Alors qu’il pense évaluer objectivement un candidat, un recruteur peut lui poser des questions sans lien réel avec les compétences et les qualités requises pour le poste. Prenons une anecdote révélatrice. Lors des auditions pour intégrer la Gendarmerie Nationale, un gradé siégeant au jury demande parfois aux candidats : « Connaissez-vous la date de naissance de Napoléon ? » Un candidat qui répond correctement marque des points… Mais en quoi connaître cette date informe sur la capacité à exercer les missions d’un gendarme ?
L’ancien DRH de Google Laszlo Bock écrit dans son livre Work Rules! [1] : « L’objectif est d’identifier la meilleure personne pour le poste, pas de se faire plaisir en posant des questions qui activent vos biais (du type : « Mon Dieu ! Moi aussi je pense à ça en voiture ! ») et qui n’ont aucun lien prouvé avec la capacité à bien faire le travail ».
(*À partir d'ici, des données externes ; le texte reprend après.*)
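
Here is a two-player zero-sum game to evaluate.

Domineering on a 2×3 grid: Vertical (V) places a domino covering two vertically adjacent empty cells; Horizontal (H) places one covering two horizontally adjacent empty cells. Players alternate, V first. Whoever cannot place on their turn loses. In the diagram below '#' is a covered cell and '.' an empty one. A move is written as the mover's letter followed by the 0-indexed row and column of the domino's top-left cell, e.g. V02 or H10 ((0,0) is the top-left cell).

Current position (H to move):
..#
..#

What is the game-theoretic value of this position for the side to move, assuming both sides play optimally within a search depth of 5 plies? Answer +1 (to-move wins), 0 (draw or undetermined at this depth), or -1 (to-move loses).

ply 1, H at ..#/..# | H00=+1→###/..#*; H10=+1→..#/###
ply 2: ###/..# is terminal -1 (V); from ..#/..# depth 5

value(..#/..#, H) = +1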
Limite 2 : Les questions posées ne sont pas les mêmes pour tous les candidats.
Imaginez un examen dans lequel les élèves répondent à des questions différentes. Peut-on considérer une telle évaluation comme juste et fiable ? Evidemment non. C’est pourtant ce qui se passe dans un entretien traditionnel : les questions varient d’un candidat à l’autre, en fonction du fil de la conversation ou des impressions du recruteur. Résultat : les candidats ne sont pas évalués de la même manière, ce qui rend toute comparaison en principe non valable.
La standardisation est la clé de toute évaluation valide : les personnes doivent être évaluées selon une procédure identique, afin que les différences de résultats reflètent uniquement des différences dans les attributs évalués, et non dans la manière dont l’évaluation a été menée.
L’entretien traditionnel est plus standardisé quand le recruteur dispose d’une grille d’entretien, mais rien ne l’oblige à la suivre scrupuleusement.
Limite 3 : L’évaluation des candidats est subjective.
La plupart des recruteurs restent attachés à l’entretien traditionnel, qu’ils perçoivent comme une occasion privilégiée de « sentir » le candidat. Mais ils oublient qu’une évaluation subjective est inévitablement exposée à l’erreur humaine : les biais cognitifs, les stéréotypes, et le bruit.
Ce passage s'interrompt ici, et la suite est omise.